Paying for enshittified accessibility features, classy move Amazon.
Gura mie ayd
My neural network guesses that "Gura mie ayd" parallels the Irish "Go raibh maith agat" or "Thank you".
Re: Gura mie ayd
[Author here]
Yep, it is what I found as the Manx equivalent of GRMA. :-)
Manx orthography is wildly different from other forms of Gaelic, I think because the ancient Manx chopped down all the trees and therefore couldn't make paper and so couldn't write. I believe the modern form was invented by missionaries from another European country.
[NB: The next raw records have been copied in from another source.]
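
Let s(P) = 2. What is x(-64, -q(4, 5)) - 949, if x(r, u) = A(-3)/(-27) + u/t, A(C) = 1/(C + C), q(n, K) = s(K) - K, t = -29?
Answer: -4458859/4698 ≈ -949.10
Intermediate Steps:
q(n, K) = 2 - K
A(C) = 1/(2*C)
x(r, u) = 1/162 - u/29 (x(r, u) = ((½)/(-3))/(-27) + u/(-29) = ((½)*(-⅓))*(-1/27) + u*(-1/29) = -⅙*(-1/27) - u/29 = 1/162 - u/29)
x(-64, -q(4, 5)) - 949 = (1/162 - (-1)*(2 - 1*5)/29) - 949 = (1/162 - (-1)*(2 - 5)/29) - 949 = (1/162 - (-1)*(-3)/29) - 949 = (1/162 - 1/29*3) - 949 = (1/162 - 3/29) - 949 = -457/4698 - 949 = -4458859/4698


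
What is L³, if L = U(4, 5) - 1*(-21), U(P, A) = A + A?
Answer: 29791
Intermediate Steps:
U(P, A) = 2*A
L = 31 (L = 2*5 - 1*(-21) = 10 + 21 = 31)
L³ = 31³ = 29791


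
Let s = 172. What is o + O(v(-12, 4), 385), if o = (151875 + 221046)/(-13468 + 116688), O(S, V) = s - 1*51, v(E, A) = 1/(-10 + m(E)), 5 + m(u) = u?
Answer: 12862541/103220 ≈ 124.61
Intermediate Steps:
m(u) = -5 + u
v(E, A) = 1/(-15 + E) (v(E, A) = 1/(-10 + (-5 + E)) = 1/(-15 + E))
O(S, V) = 121 (O(S, V) = 172 - 1*51 = 172 - 51 = 121)
o = 372921/103220 ≈ 3.6129
o + O(v(-12, 4), 385) = 372921/103220 + 121 = 12862541/103220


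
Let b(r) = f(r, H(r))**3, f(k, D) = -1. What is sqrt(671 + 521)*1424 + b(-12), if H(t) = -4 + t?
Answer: -1 + 2848*sqrt(298) ≈ 49163.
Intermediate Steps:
b(r) = -1 (b(r) = (-1)**3 = -1)
sqrt(671 + 521)*1424 + b(-12) = sqrt(671 + 521)*1424 - 1 = sqrt(1192)*1424 - 1 = (2*sqrt(298))*1424 - 1 = 2848*sqrt(298) - 1 = -1 + 2848*sqrt(298)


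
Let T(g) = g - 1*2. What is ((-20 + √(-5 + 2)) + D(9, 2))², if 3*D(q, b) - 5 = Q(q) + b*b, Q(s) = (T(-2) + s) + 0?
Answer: 2089/9 - 92*I*√3/3 ≈ 232.11 - 53.116*I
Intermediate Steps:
T(g) = -2 + g (T(g) = g - 2 = -2 + g)
Q(s) = -4 + s (Q(s) = ((-2 - 2) + s) + 0 = (-4 + s) + 0 = -4 + s)
D(q, b) = ⅓ + q/3 + b²/3 (D(q, b) = 5/3 + ((-4 + q) + b*b)/3 = 5/3 + ((-4 + q) + b²)/3 = 5/3 + (-4 + q + b²)/3 = 5/3 + (-4/3 + q/3 + b²/3) = ⅓ + q/3 + b²/3)
((-20 + √(-5 + 2)) + D(9, 2))² = ((-20 + √(-5 + 2)) + (⅓ + (⅓)*9 + (⅓)*2²))² = ((-20 + √(-3)) + (⅓ + 3 + (⅓)*4))² = ((-20 + I*√3) + (⅓ + 3 + 4/3))² = ((-20 + I*√3) + 14/3)² = (-46/3 + I*√3)²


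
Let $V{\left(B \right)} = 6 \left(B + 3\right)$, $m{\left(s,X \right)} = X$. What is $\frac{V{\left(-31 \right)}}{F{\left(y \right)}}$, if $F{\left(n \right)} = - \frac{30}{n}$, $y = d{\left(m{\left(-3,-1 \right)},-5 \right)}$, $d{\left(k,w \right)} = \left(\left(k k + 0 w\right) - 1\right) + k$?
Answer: $- \frac{28}{5} \approx -5.6$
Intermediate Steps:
$d{\left(k,w \right)} = -1 + k + k^{2}$ ($d{\left(k,w \right)} = \left(\left(k^{2} + 0\right) - 1\right) + k = \left(k^{2} - 1\right) + k = \left(-1 + k^{2}\right) + k = -1 + k + k^{2}$)
$y = -1$ ($y = -1 - 1 + \left(-1\right)^{2} = -1 - 1 + 1 = -1$)
$V{\left(B \right)} = 18 + 6 B$ ($V{\left(B \right)} = 6 \left(3 + B\right) = 18 + 6 B$)
$\frac{V{\left(-31 \right)}}{F{\left(y \right)}} = \frac{18 + 6 \left(-31\right)}{\left(-30\right) \frac{1}{-1}} = \frac{18 - 186}{\left(-30\right) \left(-1\right)} = - \frac{168}{30} = \left(-168\right) \frac{1}{30} = - \frac{28}{5}$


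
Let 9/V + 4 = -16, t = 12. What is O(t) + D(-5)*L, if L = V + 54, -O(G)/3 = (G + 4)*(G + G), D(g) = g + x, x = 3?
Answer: -12591/10 ≈ -1259.1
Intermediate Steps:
V = -9/20 (V = 9/(-4 - 16) = 9/(-20) = 9*(-1/20) = -9/20 ≈ -0.45000)
D(g) = 3 + g (D(g) = g + 3 = 3 + g)
O(G) = -6*G*(4 + G) (O(G) = -3*(G + 4)*(G + G) = -3*(4 + G)*2*G = -6*G*(4 + G))
L = 1071/20 (L = -9/20 + 54 = 1071/20 ≈ 53.550)
O(t) + D(-5)*L = -6*12*(4 + 12) + (3 - 5)*(1071/20) = -6*12*16 - 2*1071/20 = -1152 - 1071/10 = -12591/10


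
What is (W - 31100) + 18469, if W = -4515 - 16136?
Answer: -33282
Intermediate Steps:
W = -20651
(W - 31100) + 18469 = (-20651 - 31100) + 18469 = -51751 + 18469 = -33282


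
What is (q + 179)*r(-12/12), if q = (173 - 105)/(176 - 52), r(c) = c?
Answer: -5566/31 ≈ -179.55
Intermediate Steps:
q = 17/31 (q = 68/124 = 68*(1/124) = 17/31 ≈ 0.54839)
(q + 179)*r(-12/12) = (17/31 + 179)*(-12/12) = 5566*(-12*1/12)/31 = (5566/31)*(-1) = -5566/31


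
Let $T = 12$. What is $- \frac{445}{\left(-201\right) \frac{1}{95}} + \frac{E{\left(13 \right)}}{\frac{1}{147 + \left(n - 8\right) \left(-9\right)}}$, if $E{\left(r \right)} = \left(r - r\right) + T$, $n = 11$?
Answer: $\frac{331715}{201} \approx 1650.3$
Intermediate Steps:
$E{\left(r \right)} = 12$ ($E{\left(r \right)} = \left(r - r\right) + 12 = 0 + 12 = 12$)
$- \frac{445}{\left(-201\right) \frac{1}{95}} + \frac{E{\left(13 \right)}}{\frac{1}{147 + \left(n - 8\right) \left(-9\right)}} = - \frac{445}{\left(-201\right) \frac{1}{95}} + \frac{12}{\frac{1}{147 + \left(11 - 8\right) \left(-9\right)}} = - \frac{445}{\left(-201\right) \frac{1}{95}} + \frac{12}{\frac{1}{147 + 3 \left(-9\right)}} = - \frac{445}{- \frac{201}{95}} + \frac{12}{\frac{1}{147 - 27}} = \left(-445\right) \left(- \frac{95}{201}\right) + \frac{12}{\frac{1}{120}} = \frac{42275}{201} + 12 \frac{1}{\frac{1}{120}} = \frac{42275}{201} + 12 \cdot 120 = \frac{42275}{201} + 1440 = \frac{331715}{201}$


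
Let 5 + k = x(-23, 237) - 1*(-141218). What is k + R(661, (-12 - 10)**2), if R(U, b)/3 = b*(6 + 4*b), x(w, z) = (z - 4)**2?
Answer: 3015286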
But I am not a Manx native and don't speak it. I just know a few phrases.
Google Train's late...
You can get yourself in some right bother with just Latin based languages so christ knows what it's translating for stuff with no Latin roots.
"Fluent"
It'll be a few years before the word "fluent", in this context, earns the right to drop the quotation marks.
To translate or [fail] to translate
You can get lost in some translations. An example: The local language "Limburgish" (south east of the Netherlands and north east Belgium and even some neighbouring parts of Germany) may be recognized as a language, but the dialect variations within the small geographic region are huge. The differences are not mere pronunciation. The words used differ greatly every few kilometres from town to town. Even greater differences are heard depending on which side of the river Meuse you are. It is a true and fascinating story how small local communities evolve(d) their local communication.